Le pensioni sono un furto generazionale. Ai giovani: dimenticatevela!

di MATTEO CORSINI

“Chi dice che con la nostra pensione rubiamo il futuro ai giovani si deve vergognare. A noi nessuno ci ha regalato niente e i contributi li abbiamo pagati uno dietro l’altro con il nostro lavoro. Chiediamo rispetto per una generazione che ha fatto grande questo Paese”. Così parlò Carla Cantone, segretario generale dello Spi, il sindacato dei pensionati della Cgil.

Ho usato le stesse parole riportate dall’ANSA, il che mi induce a ritenere che, se si esclude un errore del giornalista, alla signora Cantone non abbiano di certo regalato un corso di grammatica italiana.
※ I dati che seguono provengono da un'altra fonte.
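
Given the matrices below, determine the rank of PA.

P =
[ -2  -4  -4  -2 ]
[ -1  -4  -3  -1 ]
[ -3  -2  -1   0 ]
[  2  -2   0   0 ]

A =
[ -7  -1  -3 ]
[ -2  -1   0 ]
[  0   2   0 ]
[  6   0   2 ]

3

First compute PA:
[[ 10,  -2,   2],
 [  9,  -1,   1],
 [ 25,   3,   9],
 [-10,   0,  -6]]
Now row reduce the product.
R2 ← R2 − (9/10)·R1: [0, 4/5, -4/5]
R3 ← R3 − (5/2)·R1: [0, 8, 4]
R4 ← R4 + R1: [0, -2, -4]
R3 ← R3 − (10)·R2: [0, 0, 12]
R4 ← R4 + (5/2)·R2: [0, 0, -6]
R4 ← R4 + (1/2)·R3: [0, 0, 0]
3 nonzero rows, so rank(PA) = 3.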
Quanto alle pensioni, purtroppo si sbaglia. Se l’Italia spende attorno a 16 punti di Pil per pagare le pensioni (grosso modo 10 punti in più di gran parte degli altri civilissimi Paesi europei), qualche dubbio dovrebbe venire a chi rappresenta una categoria di persone andate a riposo mediamente ben prima di aver compiuto il sessantesimo anno di età con un assegno mensile che, alto o basso che sia, si aggira attorno all’80 per cento o più dell’ultima retribuzione percepita al lavoro. Chi paga quegli assegni?

Come in ogni schema a ripartizione (leggasi schema Ponzi), a pagare sono coloro che oggi versano contributi. I quali, ahimè, sono sempre meno numerosi in proporzione al numero dei pensionati. Qui non si tratta di essere cattivi, ma di guardare alla realtà. I danni fatti (soprattutto) negli Anni Settanta alle generazioni future si stanno progressivamente materializzando, e col passare del tempo saranno sempre più evidenti. Garantire la pensione a persone che a volte neppure avevano compiuto 50 anni in una fase in cui la crescita demografica rallentava e la speranza di vita aumentava è stato un vero e proprio crimine.

Nessuno dubita che la gran parte degli odierni pensionati abbia versato regolarmente i contributi e sia in buona fede. Purtroppo, però, questo non cambia la sostanza dei numeri: quei contributi sono quasi sempre insufficienti per fornire una copertura finanziaria adeguata agli assegni pensionistici percepiti. In altri termini, le pensioni in corso di erogazione finanziariamente coperte sono l’eccezione, non la regola. Dato che la differenza viene messa da chi oggi versa i contributi e, a seguito delle riforme avvenute nel frattempo, ha poche probabilità di percepire una pensione dall’Inps nonostante continui a pagare mese dopo mese, non vedo una grande differenza tra la situazione appena descritta e il furto (o, se si preferisce, l’estorsione). Tutto il resto è aria fritta, a mio parere.